Weight-sparse transformers have interpretable circuits
Finding human-understandable circuits in language models is a central goal of the field of mechanistic interpretability. We train models to have more understandable circuits by constraining most of their weights to be zeros, so that each neuron only has a few connections. To recover fine-grained circuits underlying each of several hand-crafted tasks, we prune the models to isolate the part responsible for the task. These circuits often contain neurons and residual channels that correspond to natural concepts, with a small number of straightforwardly interpretable connections between them. We study how these models scale and find that making weights sparser trades off capability for interpretability, and scaling model size improves the capability-interpretability frontier. However, scaling sparse models beyond tens of millions of nonzero parameters while preserving interpretability remains a challenge. In addition to training weight-sparse models de novo, we show preliminary results suggesting our method can also be adapted to explain existing dense models. Our work produces circuits that achieve an unprecedented level of human understandability and validates them with considerable rigor.

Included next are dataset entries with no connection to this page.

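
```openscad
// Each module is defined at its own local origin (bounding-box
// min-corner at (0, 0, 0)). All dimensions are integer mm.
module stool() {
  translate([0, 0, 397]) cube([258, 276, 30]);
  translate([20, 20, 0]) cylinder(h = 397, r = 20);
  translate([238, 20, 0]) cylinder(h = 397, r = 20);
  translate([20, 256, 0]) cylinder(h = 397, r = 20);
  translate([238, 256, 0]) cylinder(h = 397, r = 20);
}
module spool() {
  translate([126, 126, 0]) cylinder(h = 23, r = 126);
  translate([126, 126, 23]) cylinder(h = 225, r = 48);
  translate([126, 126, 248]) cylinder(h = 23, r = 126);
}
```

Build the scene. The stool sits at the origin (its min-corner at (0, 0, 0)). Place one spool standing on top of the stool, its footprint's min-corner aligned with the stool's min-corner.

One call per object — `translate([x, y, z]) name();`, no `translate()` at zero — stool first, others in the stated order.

stool();
translate([0, 0, 427]) spool();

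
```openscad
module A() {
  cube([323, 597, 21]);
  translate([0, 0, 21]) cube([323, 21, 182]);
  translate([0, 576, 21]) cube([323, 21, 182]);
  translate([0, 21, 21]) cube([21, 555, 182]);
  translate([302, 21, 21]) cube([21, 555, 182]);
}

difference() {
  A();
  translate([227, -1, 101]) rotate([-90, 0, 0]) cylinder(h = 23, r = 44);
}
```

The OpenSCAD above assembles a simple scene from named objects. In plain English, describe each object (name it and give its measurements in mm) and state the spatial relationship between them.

A is an open-topped rectangular box: outside dimensions 323×597×203 mm, with a uniform wall and base thickness of 21 mm. The base is a full 323×597 slab on the floor; four walls sit on top of the base. The front and back walls (the −y and +y sides) span the full width; the two side walls fit between them.

The open box has a circular hole of radius 44 mm through its front wall, centred at (x = 227, z = 101).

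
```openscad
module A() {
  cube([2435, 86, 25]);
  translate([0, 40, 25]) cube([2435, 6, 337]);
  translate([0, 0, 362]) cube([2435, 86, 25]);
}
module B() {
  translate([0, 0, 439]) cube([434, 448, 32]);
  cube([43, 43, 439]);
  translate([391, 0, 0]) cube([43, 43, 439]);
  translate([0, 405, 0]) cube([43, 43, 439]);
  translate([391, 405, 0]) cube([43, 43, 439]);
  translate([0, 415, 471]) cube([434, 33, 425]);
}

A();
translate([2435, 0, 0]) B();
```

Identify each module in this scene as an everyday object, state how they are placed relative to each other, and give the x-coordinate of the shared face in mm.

The I-beam's +x face and the chair's −x face are both at x = 2435 mm.

A is an I-beam. B is a chair. The chair is against the I-beam's +x side, with their −y faces flush. The x-coordinate of the shared face is 2435 mm.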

Existing approaches have made progress on tackling superposition by first learning a basis in which activations appear sparse, and then attempting to understand the computations of the model within that basis (Marks et al., 2024; Ameisen et al., 2025). However, these approaches obtain human-understandable circuits by abstracting away complex computations that are only partially understood. Thus, the resulting circuits may reflect the chosen abstractions in addition to the model’s true mechanisms.
Here, we introduce a new paradigm which leads to substantially simpler and more general circuits that we can fully understand even at the lowest levels of abstraction. To do this, we train transformers where the vast majority of weights are zeros; i.e., the L0 norm of the weights is small. This constraint drastically simplifies model computations. As each neuron can only read from or write to a few residual channels, the model is discouraged from distributing concept representations across multiple residual channels or using more neurons than strictly needed to represent a single concept.
We show that the model learns disentangled circuits for different tasks by isolating the minimal circuit which can perform each task and showing that it is compact. Within these circuits, we find that neuron activations often correspond to simple concepts, such as “tokens following a single quote” or “depth of list nesting”, and the weights encode connections between concepts that are often intuitive. As a relatively rigorous validation, we further demonstrate that our disentangled circuits are necessary and sufficient for the model’s behavior on these tasks; mean-ablating every neuron except the few that are part of the circuit preserves task loss, whereas deleting the few nodes in the circuit severely harms task loss.
Although weight-sparse training has substantial benefits for interpretability, it has the critical disadvantage that it requires training new models de novo; these models are extremely inefficient to train and deploy, and are unlikely to ever reach frontier capabilities.